De su polinización depende la producción del 75% de los cultivos. Y las Naciones Unidas han iniciado una evaluación sobre la polinización y la producción de alimentos en el mundo.

Las abejas, sin embargo, están desapareciendo en muchos lugares del planeta, por lo que las autoridades científicas en materia de alimentación se han involucrado en un estudio urgente para averiguar las causas y poner coto a una situación que podría tornarse peligrosa.

La preocupación por el futuro del sistema alimentario del planeta ha obligado a la Plataforma Intergubernamental sobre Biodiversidad y Servicios de los Ecosistemas (IPBES) de la ONU.

 

La urgencia es tal que IPBES, una organización modelada a imagen y semejanza del Grupo Intergubernamental de Expertos sobre el Cambio Climático (IPCC) fue creada en Panamá en 2012. Aprobó recientemente que el primer estudio de su corta vida sea el análisis de la polinización.

Los trabajos para iniciar la evaluación de la polinización y producción de alimentos comenzarán "rápidamente" en la primera mitad de este año y la misma estará terminada en diciembre de 2015, declaró el presidente fundador de IPBES, Zakri Abdul Hamid.

Hamid también confirmó que para 2018 el organismo internacional completará el primer estudio de la situación global de la biodiversidad en el mundo, aunque antes se hará una segunda evaluación sobre la degradación del suelo y el proceso de desertización.

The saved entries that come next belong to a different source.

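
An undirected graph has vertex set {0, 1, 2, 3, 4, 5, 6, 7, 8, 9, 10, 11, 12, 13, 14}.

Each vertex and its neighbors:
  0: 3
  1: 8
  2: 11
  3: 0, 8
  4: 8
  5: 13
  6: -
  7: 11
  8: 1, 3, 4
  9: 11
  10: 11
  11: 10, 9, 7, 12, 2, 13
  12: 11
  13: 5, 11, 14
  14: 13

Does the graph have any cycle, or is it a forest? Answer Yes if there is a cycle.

DFS, tracking each vertex's parent; an edge to a visited non-parent vertex closes a cycle.
Start from 1:
visit 1 (parent –)
  visit 8 (parent 1)
    8–1: parent, skip
    visit 3 (parent 8)
      visit 0 (parent 3)
        0–3: parent, skip
      3–8: parent, skip
    visit 4 (parent 8)
      4–8: parent, skip
visit 2 (parent –)
  visit 11 (parent 2)
    visit 10 (parent 11)
      10–11: parent, skip
    visit 9 (parent 11)
      9–11: parent, skip
    visit 7 (parent 11)
      7–11: parent, skip
    visit 12 (parent 11)
      12–11: parent, skip
    11–2: parent, skip
    visit 13 (parent 11)
      visit 5 (parent 13)
        5–13: parent, skip
      13–11: parent, skip
      visit 14 (parent 13)
        14–13: parent, skip
visit 6 (parent –)
No non-parent visited neighbor found — the graph is a forest.

No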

"La seguridad alimentaria es muy importante para la comunidad internacional. Nunca haremos bastante en asegurar alimentos para todo el mundo".

"Necesitamos saber por qué y proponer una serie de medidas que se precisen adoptar para frenar la crisis de la abeja  Por eso, es imperativo la evaluación de la polinización y la producción de alimentos".

Relacionado con esta valoración está el segundo trabajo que emprenderá IPBES sobre la degradación del suelo y la desertización, una problemática que también incide en la producción de alimentos.

"Es imperativo realizar una evaluación de la degradación del suelo y la desertización. La ONU ha señalado que la degradación del suelo durante los próximos 25 años reducirá la producción mundial de alimentos un 10%", dijo Hamid.

A su juicio, "es una situación muy grave porque no sólo va a reducir la producción de alimentos, sino que también se incrementarán sus precios".

Hamid reconoció que muchos países en vías de desarrollo están especialmente preocupados con esta problemática y han solicitado a IPBES que se concentre en realizar el análisis.

El responsable de IPBES indicó que el objetivo del organismo es similar al papel que ha realizado "con mucho éxito" IPCC en el campo del cambio climático: reducir la distancia que existe entre la ciencia sobre biodiversidad y las decisiones de los legisladores de todo el mundo.

Pero Hamid destacó que, cuando habla del conocimiento sobre biodiversidad, no se refiere sólo a la información en poder de los científicos, sino también al conocimiento tradicional de indígenas y pobladores locales.

“IPBES es uno de los primeros procesos que ha reconocido formalmente el papel de indígenas y pobladores locales en la conservación y utilización de forma sostenible de la biodiversidad. La conservación de la biodiversidad para las gentes en países del Tercer ha sido una forma de vida durante siglos".

Puso como ejemplo las técnicas de los aborígenes australianos o venezolanos para controlar incendios en los bosques o las formas de pesca de indígenas del Pacífico que declaran sagradas zonas alrededor de los arrecifes de coral para evitar la sobreexplotación.

Hamid expresó su optimismo sobre el futuro de IPBES, tras la reunión que el organismo celebró en diciembre en Turquía y durante la que los 115 países asistentes acordaron un frente común y se comprometieron a aportar más de 25 millones de dólares al grupo.

"Fue muy esperanzador. No hubo casi divisiones entre norte y sur y sí mucho consenso. Soy muy optimista sobre el futuro y la rápida curación de la abeja."